Des risques nombreux
Dans de tels cas, un individu se voit refuser un prêt par une institution financière et se tourne vers son conjoint(e) pour de l’aide. Cette aide, dans laquelle le partenaire se retrouve en cosignataire du prêt, comporte plusieurs risques.
Le premier, explique Hélène Belleau, est l’éventualité où le détenteur du prêt principal devient incapable d’effectuer ses remboursements, ou ne veut simplement par le faire. Dans ce cas, la responsabilité est transférée au cosignataire, qui sera obligé de s’acquitter d’une dette qu’il a involontairement contractée, et dont il n’a probablement même pas profité.
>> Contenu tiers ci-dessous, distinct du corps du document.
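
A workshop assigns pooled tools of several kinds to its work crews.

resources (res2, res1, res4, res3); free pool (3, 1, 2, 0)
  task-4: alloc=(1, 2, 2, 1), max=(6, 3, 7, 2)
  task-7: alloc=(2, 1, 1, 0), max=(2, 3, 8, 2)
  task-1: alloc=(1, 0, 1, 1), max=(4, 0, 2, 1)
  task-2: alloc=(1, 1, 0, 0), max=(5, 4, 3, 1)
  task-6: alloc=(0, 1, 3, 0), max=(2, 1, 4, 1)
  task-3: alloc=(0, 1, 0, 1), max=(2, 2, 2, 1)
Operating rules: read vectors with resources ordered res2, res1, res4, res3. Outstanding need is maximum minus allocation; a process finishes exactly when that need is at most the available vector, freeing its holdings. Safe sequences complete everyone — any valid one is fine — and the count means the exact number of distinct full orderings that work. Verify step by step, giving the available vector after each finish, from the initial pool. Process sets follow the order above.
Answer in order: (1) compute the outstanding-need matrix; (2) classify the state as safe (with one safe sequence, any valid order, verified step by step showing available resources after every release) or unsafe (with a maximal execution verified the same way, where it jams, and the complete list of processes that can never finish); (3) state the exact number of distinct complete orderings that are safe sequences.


(1) Need matrix, components ordered res2, res1, res4, res3:
  task-4: (5, 1, 5, 1)
  task-7: (0, 2, 7, 2)
  task-1: (3, 0, 1, 0)
  task-2: (4, 3, 3, 1)
  task-6: (2, 0, 1, 1)
  task-3: (2, 1, 2, 0)
(2) The state is SAFE; one workable sequence: task-3, task-6, task-1, task-2, task-4, task-7.
Key observation: task-3 marks the first exact bind of the order: its need (2, 1, 2, 0) fits the free (3, 1, 2, 0) with zero slack on a requested resource.
Check, step by step:
  pool = (3, 1, 2, 0)
  task-3: need (2, 1, 2, 0) fits (3, 1, 2, 0); releases (0, 1, 0, 1), pool now (3, 2, 2, 1)
  task-6: need (2, 0, 1, 1) fits (3, 2, 2, 1); releases (0, 1, 3, 0), pool now (3, 3, 5, 1)
  task-1: need (3, 0, 1, 0) fits (3, 3, 5, 1); releases (1, 0, 1, 1), pool now (4, 3, 6, 2)
  task-2: need (4, 3, 3, 1) fits (4, 3, 6, 2); releases (1, 1, 0, 0), pool now (5, 4, 6, 2)
  task-4: need (5, 1, 5, 1) fits (5, 4, 6, 2); releases (1, 2, 2, 1), pool now (6, 6, 8, 3)
  task-7: need (0, 2, 7, 2) fits (6, 6, 8, 3); releases (2, 1, 1, 0), pool now (8, 7, 9, 3)
(3) The exact count: 4 of the possible complete orderings are safe sequences.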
Le deuxième risque est, bien évidemment, la séparation. « Si en plus vous vous détestez à présent, voilà l’un de vous bien armé pour porter malheur à l’autre, note Hélène Boileau. Si l’emprunteur ne peut plus payer ou ne veut plus payer, l’institution bancaire se tourne vers l’endosseur. Vous aurez beau crier que vous ne l’aimez plus, que c’est un salaud, un escroc, un sans-parole, le regard du banquier vous dira qu’il fallait y penser et mettre un condom à votre stylo. Mal soignée, une DTS peut mener à la faillite personnelle, avec toutes les conséquences que cela implique sur la réputation, l’amour-propre et la capacité future à obtenir du crédit. »
Les victimes majoritairement des femmes
Hélène Belleau avoue que toute personne peut se retrouver dans une situation pareille, mais affirme que ce sont souvent les femmes qui se retrouvent prises au piège avec des « dettes transmises sexuellement ».
« C’est vraiment les femmes qui se retrouvent le plus souvent dans cette situation, note la sociologue en réponse à une question des participants. La raison principale est que les codes de l’amour sont aussi genrés, les femmes y adhèrent beaucoup plus que les hommes, et sont donc plus susceptibles d’accepter un tel arrangement. »
Il est alors du devoir du conseiller de déceler un tel risque pour un client qui désire endosser le prêt de son partenaire. Un devoir d’éducation s’impose afin que le client soit au courant de toutes les situations à laquelle il s’expose, et qu’il puisse prendre une décision éclairée.